Neste delirante estado de coisas não admira que praticamente os únicos que em Inglaterra se organizaram para resistir aos presentes actos de vandalismo tenham sido estrangeiros ou seus descendentes: comerciantes turcos e paquistaneses que não queriam ver os seus comércios destruídos, muçulmanos e sikhs que se recusaram a ver os seus templos profanados. Caso algum católico ou protestante tivesse tomado esta iniciativa, e se para cúmulo do azar ainda fosse branco, teria sido colocado imediatamente ao mesmo nível que os agressores, passando automaticamente a ser tratado como um perigoso instigador de milícias cristãs. É certo que a dimensão do que está a suceder em Inglaterra, a par das imagens aviltantes dos protagonistas destruindo o ganha-pão dos comerciantes, roubando pessoas feridas e carregando computadores e telemóveis caríssimos, torna inverosímil o discurso sobre a pobreza dos autores destes actos. Salienta-se até que, ao contrário doutros "incidentes" anteriores, este não tem motivos políticos. Cabe perguntar se algum motivo político poderia justificar o que está a suceder em Inglaterra, ou se é moralmente aceitável que ele seja invocado, como sucede com a kalle borroka no País Basco? Na minha opinião não.

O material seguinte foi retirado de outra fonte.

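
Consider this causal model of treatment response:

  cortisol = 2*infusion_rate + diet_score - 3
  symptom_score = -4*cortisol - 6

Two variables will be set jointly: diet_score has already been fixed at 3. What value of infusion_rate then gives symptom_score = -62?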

Contudo, o que está a acontecer em Inglaterra tem muito mais a ver com responsabilidade do que com culpa. Não há política social ou opção educativa que funcione, quando as famílias não sabem, não querem saber ou não conseguem saber o que andam, no meio da noite, os seus filhos a fazer nas ruas. Tal como não há intervenção policial adequada, quando aqueles que agridem, roubam e destroem agem como se acreditassem que jamais serão confrontados com a responsabilidade dos seus actos.
Se fosse há alguns anos, os protagonistas destes desacatos talvez até fossem recompensados pelo seu comportamento - porque ele seria inevitavelmente justificado com a cascata de culpas -, mas agora que já não somos ricos e, mais angustiante ainda, temos medo de ficar pobres, as imagens destes encapuçados de Blackberry na mão combinando os saques destruiu o retrato piedoso mas muito inverosímil do jovem excluído lutando contra a injustiça.
Muitos dos protagonistas destes dias de terror vão começar agora a descobrir que já não vivemos nos abastados anos 60 e sobretudo os mais frágeis vão descobri-lo no pior lugar do mundo para descobrir o que quer que seja - o banco dos réus -, pois, se o exercício da transferência de culpas é politicamente perigoso, os seus efeitos sociais são ainda mais perversos. Aliás, nos dois milhões de anos que levamos como espécie, a transferência de culpas apenas uma vez se traduziu em algo de positivo. Quando? Naquele sublime momento em que Rita Hayworth/Gilda desesperada com o atoleiro de culpa em que se movia e para onde a arrastava Glenn Ford/ Johnny Farrell, irrompeu naquela sala e cantou Put the blame on Mame boys.